Weiterbildungsstrategien, die interne Mobilität fördern, setzen an einer klaren Lücke an: Unternehmen wissen zu wenig darüber, was ihre Mitarbeitenden können und wohin sie sich entwickeln wollen. Fünf Strategien verbinden Upskilling und Reskilling systematisch mit Karrierepfaden, Skill-Daten und einem internen Talentmarktplatz — und machen interne Besetzungen zur ersten Wahl statt zur Ausnahme.
Interne Mobilität klingt nach HR-Theorie. In der Praxis ist sie ein Kostenthema: Laut einer Haufe-Analyse sparen Unternehmen im Schnitt 5.000 Euro pro Einstellung, wenn sie eine Stelle intern besetzen — von der schnelleren Produktivität und der höheren Bindungsrate ganz zu schweigen. Dennoch haben die meisten Organisationen die interne Personalbewegung noch nicht aktiv im Griff: Statt Talente proaktiv zu identifizieren und zu entwickeln, warten sie, bis jemand eine Bewerbung einreicht.

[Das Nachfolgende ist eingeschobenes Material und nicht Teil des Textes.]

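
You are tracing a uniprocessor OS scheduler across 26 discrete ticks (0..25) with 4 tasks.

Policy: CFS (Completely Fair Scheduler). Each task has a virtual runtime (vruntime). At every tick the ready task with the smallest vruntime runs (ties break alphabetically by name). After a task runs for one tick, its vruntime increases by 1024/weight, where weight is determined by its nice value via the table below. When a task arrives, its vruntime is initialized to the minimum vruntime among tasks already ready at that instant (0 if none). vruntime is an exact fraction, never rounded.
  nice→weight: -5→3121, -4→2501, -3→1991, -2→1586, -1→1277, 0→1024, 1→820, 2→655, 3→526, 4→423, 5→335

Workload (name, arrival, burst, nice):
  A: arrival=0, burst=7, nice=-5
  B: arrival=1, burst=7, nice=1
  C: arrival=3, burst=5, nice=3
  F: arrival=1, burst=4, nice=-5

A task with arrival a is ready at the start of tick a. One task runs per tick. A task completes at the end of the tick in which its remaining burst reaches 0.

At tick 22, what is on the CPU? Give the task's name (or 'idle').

t=0: vr[A=0] → run A
t=1: vr[A=1024/3121 B=1024/3121 F=1024/3121] → run A
t=2: vr[A=2048/3121 B=1024/3121 F=1024/3121] → run B
t=3: vr[A=2048/3121 B=1008896/639805 C=1024/3121 F=1024/3121] → run C
t=4: vr[A=2048/3121 B=1008896/639805 C=1867264/820823 F=1024/3121] → run F
t=5: vr[A=2048/3121 B=1008896/639805 C=1867264/820823 F=2048/3121] → run A
t=6: vr[A=3072/3121 B=1008896/639805 C=1867264/820823 F=2048/3121] → run F
t=7: vr[A=3072/3121 B=1008896/639805 C=1867264/820823 F=3072/3121] → run A
t=8: vr[A=4096/3121 B=1008896/639805 C=1867264/820823 F=3072/3121] → run F
t=9: vr[A=4096/3121 B=1008896/639805 C=1867264/820823 F=4096/3121] → run A
t=10: vr[A=5120/3121 B=1008896/639805 C=1867264/820823 F=4096/3121] → run F
t=11: vr[A=5120/3121 B=1008896/639805 C=1867264/820823] → run B
t=12: vr[A=5120/3121 B=1807872/639805 C=1867264/820823] → run A
t=13: vr[A=6144/3121 B=1807872/639805 C=1867264/820823] → run A
t=14: vr[B=1807872/639805 C=1867264/820823] → run C
t=15: vr[B=1807872/639805 C=3465216/820823] → run B
t=16: vr[B=2606848/639805 C=3465216/820823] → run B
t=17: vr[B=3405824/639805 C=3465216/820823] → run C
t=18: vr[B=3405824/639805 C=5063168/820823] → run B
t=19: vr[B=840960/127961 C=5063168/820823] → run C
t=20: vr[B=840960/127961 C=6661120/820823] → run B
t=21: vr[B=5003776/639805 C=6661120/820823] → run B
t=22: vr[C=6661120/820823] → run C
t=23: (idle)
t=24: (idle)
t=25: (idle)

running at tick 22 = C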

Der Schlüssel liegt in der Verbindung: Weiterbildung allein bringt wenig, wenn unklar ist, welche Skills für welche Rollen gebraucht werden. Ein Talentmarktplatz allein hilft nicht, wenn die Mitarbeitenden die Kompetenzen für neue Positionen nicht haben. Erst wenn Skill-Daten, Lernprogramme und Karrierepfade zusammenwirken, entsteht echte Beweglichkeit.
Warum Weiterbildung und interne Mobilität zusammen gedacht werden müssen
Das Grundproblem ist Transparenz in beide Richtungen: Das Unternehmen weiß nicht genug über die Fähigkeiten seiner Mitarbeitenden, die Mitarbeitenden wissen nicht, welche internen Möglichkeiten für sie infrage kommen. Laut dem LinkedIn Workplace Learning Report 2025 priorisieren 55 % der Unternehmen interne Mobilität als strategischen Hebel — aber nur 36 % haben eine ausgereifte, karrieregetriebene Lernstrategie implementiert.
Diese Lücke hat einen Namen: fehlende Skills-Sichtbarkeit. Nur wenn Führungskräfte und HR wissen, welche Kompetenzen vorhanden sind und welche entwickelt werden müssen, können sie Talente gezielt auf zukünftige Rollen vorbereiten. Der Hays HR-Report 2025 (basierend auf 975 Fachkräften aus DACH) zeigt: Nur rund 40 % der Unternehmen planen Weiterbildung strategisch — die Mehrheit reagiert, statt zu steuern.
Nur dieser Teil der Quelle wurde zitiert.